トランプ政権がいよいよ対日赤字の是正に動き出すとの観測が高まっています。日本経済は米国向けの自動車輸出で成り立っているといっても過言ではなく、状況によっては極めて難しい選択を迫られそうです。

写真:ロイター/アフロ

 日本は米国に対して年間約15兆円の輸出を行っていますが、米国からは8兆円しか輸入していません。米国が抱える対日貿易赤字は約7兆円ということになります。米国への輸出のうち自動車関連は6兆円にも達していますから、まさに日本は米国向けの自動車輸出で経済を成り立たせているといっても過言ではありません。

 これまでトランプ政権は主に中国をターゲットに貿易交渉を行ってきましたが、今度はその矛先を日本に向けようとしているとの報道が出ています。トランプ氏は11月に行われる中間選挙で勝利することが当面の目標ですから、それまでに外交実績を上げるためには、そろそろ日本に対しても行動を起こす必要があるわけです。

 中国に対するトランプ政権のスタンスを考えた場合、日本が抱える対米貿易黒字の削減を要求してくる可能性が高く、各種報道でもトランプ氏が赤字額の削減を強く求めているとされています。8月9日には、日米貿易協議が開催されていますが、この時点では意見交換にとどまっており、本格的な交渉は行われませんでした。次回の協議は、9月下旬に開催される日米首脳会談に合わせて実施される予定となっていますから、9月下旬がひとつのヤマ場となりそうです。

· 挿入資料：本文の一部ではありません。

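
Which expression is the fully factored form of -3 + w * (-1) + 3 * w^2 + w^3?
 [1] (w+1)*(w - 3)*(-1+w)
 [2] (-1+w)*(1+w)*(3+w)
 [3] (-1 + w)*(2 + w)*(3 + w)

We need to factor -3 + w * (-1) + 3 * w^2 + w^3.
The factored form is (-1+w)*(1+w)*(3+w).
2) (-1+w)*(1+w)*(3+w)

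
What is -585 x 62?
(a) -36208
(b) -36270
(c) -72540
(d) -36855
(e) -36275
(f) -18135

-585 * 62 = -36270
b) -36270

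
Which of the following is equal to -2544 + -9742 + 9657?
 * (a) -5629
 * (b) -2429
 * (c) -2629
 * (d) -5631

First: -2544 + -9742 = -12286
Then: -12286 + 9657 = -2629
c) -2629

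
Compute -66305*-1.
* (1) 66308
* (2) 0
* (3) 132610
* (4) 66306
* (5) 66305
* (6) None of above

-66305 * -1 = 66305
5) 66305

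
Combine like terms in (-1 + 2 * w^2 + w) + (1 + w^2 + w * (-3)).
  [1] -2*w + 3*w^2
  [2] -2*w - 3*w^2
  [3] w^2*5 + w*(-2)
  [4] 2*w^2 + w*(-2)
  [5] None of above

Adding the polynomials and combining like terms:
(-1 + 2*w^2 + w) + (1 + w^2 + w*(-3))
= -2*w + 3*w^2
1) -2*w + 3*w^2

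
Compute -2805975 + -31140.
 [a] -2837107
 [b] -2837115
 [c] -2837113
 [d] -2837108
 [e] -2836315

-2805975 + -31140 = -2837115
b) -2837115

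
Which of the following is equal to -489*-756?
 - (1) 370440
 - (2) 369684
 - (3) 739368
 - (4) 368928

-489 * -756 = 369684
2) 369684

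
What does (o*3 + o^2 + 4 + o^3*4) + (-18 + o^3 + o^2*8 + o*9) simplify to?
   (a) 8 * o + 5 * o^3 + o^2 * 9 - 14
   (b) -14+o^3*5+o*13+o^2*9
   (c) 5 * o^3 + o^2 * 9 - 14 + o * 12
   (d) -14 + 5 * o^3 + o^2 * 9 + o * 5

Adding the polynomials and combining like terms:
(o*3 + o^2 + 4 + o^3*4) + (-18 + o^3 + o^2*8 + o*9)
= 5 * o^3 + o^2 * 9 - 14 + o * 12
c) 5 * o^3 + o^2 * 9 - 14 + o * 12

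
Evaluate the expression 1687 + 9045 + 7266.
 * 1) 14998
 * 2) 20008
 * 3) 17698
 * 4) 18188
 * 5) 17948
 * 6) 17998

First: 1687 + 9045 = 10732
Then: 10732 + 7266 = 17998
6) 17998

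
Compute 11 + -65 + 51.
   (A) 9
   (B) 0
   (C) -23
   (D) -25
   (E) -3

First: 11 + -65 = -54
Then: -54 + 51 = -3
E) -3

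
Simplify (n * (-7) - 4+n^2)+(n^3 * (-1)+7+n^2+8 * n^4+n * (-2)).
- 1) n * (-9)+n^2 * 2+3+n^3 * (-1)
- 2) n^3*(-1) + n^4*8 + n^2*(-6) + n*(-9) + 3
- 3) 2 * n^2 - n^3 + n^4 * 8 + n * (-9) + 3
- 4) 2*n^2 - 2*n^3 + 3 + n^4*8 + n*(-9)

Adding the polynomials and combining like terms:
(n*(-7) - 4 + n^2) + (n^3*(-1) + 7 + n^2 + 8*n^4 + n*(-2))
= 2 * n^2 - n^3 + n^4 * 8 + n * (-9) + 3
3) 2 * n^2 - n^3 + n^4 * 8 + n * (-9) + 3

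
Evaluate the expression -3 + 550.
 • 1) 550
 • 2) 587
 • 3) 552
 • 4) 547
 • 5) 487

-3 + 550 = 547
4) 547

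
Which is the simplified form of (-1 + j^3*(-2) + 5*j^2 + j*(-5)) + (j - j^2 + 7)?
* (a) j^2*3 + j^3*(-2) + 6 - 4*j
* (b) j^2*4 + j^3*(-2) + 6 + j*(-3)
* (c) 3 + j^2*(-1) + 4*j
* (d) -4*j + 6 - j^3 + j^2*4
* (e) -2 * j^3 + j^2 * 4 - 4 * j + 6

Adding the polynomials and combining like terms:
(-1 + j^3*(-2) + 5*j^2 + j*(-5)) + (j - j^2 + 7)
= -2 * j^3 + j^2 * 4 - 4 * j + 6
e) -2 * j^3 + j^2 * 4 - 4 * j + 6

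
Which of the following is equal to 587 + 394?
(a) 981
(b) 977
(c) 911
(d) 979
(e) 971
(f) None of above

587 + 394 = 981
a) 981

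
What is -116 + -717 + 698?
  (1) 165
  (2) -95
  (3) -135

First: -116 + -717 = -833
Then: -833 + 698 = -135
3) -135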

 トランプ氏は自動車関税の引き上げを要求してくる可能性が高いですが、おそらく関税の引き上げが本意ではないでしょう。トヨタなど日本の自動車メーカーは米国市場に定着しており、日本車の販売が不振になると、自動車販売会社など米国内の産業にも影響が出てきます。日本にとっても自動車への関税措置だけは何としても回避したいところでしょう。

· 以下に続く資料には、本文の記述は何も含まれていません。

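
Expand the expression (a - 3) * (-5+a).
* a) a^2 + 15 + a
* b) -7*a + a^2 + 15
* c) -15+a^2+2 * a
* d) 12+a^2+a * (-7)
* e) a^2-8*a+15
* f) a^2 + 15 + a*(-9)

Expanding (a - 3) * (-5+a):
= a^2-8*a+15
e) a^2-8*a+15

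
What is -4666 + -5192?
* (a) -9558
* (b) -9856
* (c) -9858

-4666 + -5192 = -9858
c) -9858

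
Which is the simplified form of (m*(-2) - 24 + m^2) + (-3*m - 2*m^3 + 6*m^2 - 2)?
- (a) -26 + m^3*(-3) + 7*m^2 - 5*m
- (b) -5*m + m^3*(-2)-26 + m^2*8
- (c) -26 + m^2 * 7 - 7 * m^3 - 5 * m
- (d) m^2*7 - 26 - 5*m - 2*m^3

Adding the polynomials and combining like terms:
(m*(-2) - 24 + m^2) + (-3*m - 2*m^3 + 6*m^2 - 2)
= m^2*7 - 26 - 5*m - 2*m^3
d) m^2*7 - 26 - 5*m - 2*m^3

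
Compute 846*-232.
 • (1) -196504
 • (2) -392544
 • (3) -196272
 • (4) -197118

846 * -232 = -196272
3) -196272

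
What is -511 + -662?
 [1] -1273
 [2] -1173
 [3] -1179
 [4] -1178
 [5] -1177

-511 + -662 = -1173
2) -1173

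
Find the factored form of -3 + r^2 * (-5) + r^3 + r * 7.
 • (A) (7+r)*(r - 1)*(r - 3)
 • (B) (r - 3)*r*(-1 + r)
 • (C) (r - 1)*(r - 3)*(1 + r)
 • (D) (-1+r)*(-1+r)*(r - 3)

We need to factor -3 + r^2 * (-5) + r^3 + r * 7.
The factored form is (-1+r)*(-1+r)*(r - 3).
D) (-1+r)*(-1+r)*(r - 3)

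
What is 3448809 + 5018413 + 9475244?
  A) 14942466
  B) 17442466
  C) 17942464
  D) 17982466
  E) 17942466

First: 3448809 + 5018413 = 8467222
Then: 8467222 + 9475244 = 17942466
E) 17942466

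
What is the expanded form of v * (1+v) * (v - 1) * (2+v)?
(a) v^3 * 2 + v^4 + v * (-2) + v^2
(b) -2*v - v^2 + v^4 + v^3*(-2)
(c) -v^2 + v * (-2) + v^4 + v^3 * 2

Expanding v * (1+v) * (v - 1) * (2+v):
= -v^2 + v * (-2) + v^4 + v^3 * 2
c) -v^2 + v * (-2) + v^4 + v^3 * 2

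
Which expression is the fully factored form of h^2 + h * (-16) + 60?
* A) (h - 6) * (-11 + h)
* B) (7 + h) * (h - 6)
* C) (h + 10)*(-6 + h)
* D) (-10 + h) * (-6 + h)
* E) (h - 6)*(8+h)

We need to factor h^2 + h * (-16) + 60.
The factored form is (-10 + h) * (-6 + h).
D) (-10 + h) * (-6 + h)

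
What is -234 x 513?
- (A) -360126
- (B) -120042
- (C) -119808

-234 * 513 = -120042
B) -120042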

 そうなってくると貿易赤字を減らすためには、日本が輸入を拡大するしか方法はなくなります。日米貿易交渉においては毎度のことですが、米国側は牛肉などの輸入拡大を求めてくる可能性が高いでしょう。米国はTPP(環太平洋パートナーシップ)協定のような多国間協議ではなく、2国間協議を強く求めていますから、TPPの時と同じ交渉を米国と再度繰り返す必要が出てくるわけです。当然、農家などを中心に反対の声が出てきますから、国内の利害関係をどう調整するのかが焦点となりそうです。